Hey Facebook Girl hey!
Happy Thursday! Sure I can look forward to a "ready to get my drank on" status update from you today. Me too sister, me too! It's been a helluva week.
So how have things been going for you? (as if I don't know.) Still having boy problems? Nbd. You're gorge, you'll find Mr. Right the moment you stop looking, at least that's what your inspirational quote said last week. And in the meantime what's wrong with Mr. Right Now, do you hear me soul sister? Hells. Let's see, you still have killer fashion sense, obvi! Whoever said tight mini dresses and stripper heels were whorish in the winter is probably still working at J Crew or something. Lameo!!! Hair? Check. No one has ever made the zebra stripe look as good as you do. Hot bod? Check and check. All is good in the Facebook world.
Speaking of, what do you think of the new timeline? I figured if I should ask anyone it would be you. Like it? Love it? Gotta have it? I guess it's cool to look at a photo that big of yourself, right? Pouty lips have never looked as good as they do in a Cover photo. Gotta be more careful about showing that right arm extended holding the camera, that might be the only downside. Of course that's what self timers are for. Hard to use a self timer in a car photo though, at least I'm yet to figure out how to... I wish Zucky could come up for something like that.
Who do you think would be more excited to meet Mark Zuckerberg, you or I? I mean we both love our Facebooky, no question there.
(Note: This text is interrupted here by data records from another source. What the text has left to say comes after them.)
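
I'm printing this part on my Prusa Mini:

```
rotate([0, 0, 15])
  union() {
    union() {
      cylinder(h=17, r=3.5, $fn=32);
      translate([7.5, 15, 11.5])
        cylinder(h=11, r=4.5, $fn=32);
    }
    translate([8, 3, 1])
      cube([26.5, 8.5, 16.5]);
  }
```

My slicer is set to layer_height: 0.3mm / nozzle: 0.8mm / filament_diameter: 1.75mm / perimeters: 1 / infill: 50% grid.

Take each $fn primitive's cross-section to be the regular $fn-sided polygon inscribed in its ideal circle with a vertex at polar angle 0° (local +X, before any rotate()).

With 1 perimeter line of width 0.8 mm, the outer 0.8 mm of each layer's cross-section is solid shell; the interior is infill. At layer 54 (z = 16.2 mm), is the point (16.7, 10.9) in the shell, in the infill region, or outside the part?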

And we're both totes using it to boost our careers (me as a writer) you as a model/photographer/life guru/relationship consultant/speed dater/fashionista/douche magnet/inspirational speaker/thug/professional flirt/minister/poutylip poser/baker/designer/rapper/princess/ fairy/ okay that's all I've got. Or maybe you wouldn't even care to meet Zuckers because he'd probs just hit on you like every other Fb loser. Like I always say, it's a douche eat douche world out there.
Just about time to take on the day. Let's make it a good one, hope you get tons of comments today. I heard you don't even get out of bed for under 15 "likes." Is that true? You're so lucky, my only hope ever is Shardle Earl Hardle. A day without a comment might as well not even be considered a day.
Keep it real girlfriend, you always never do.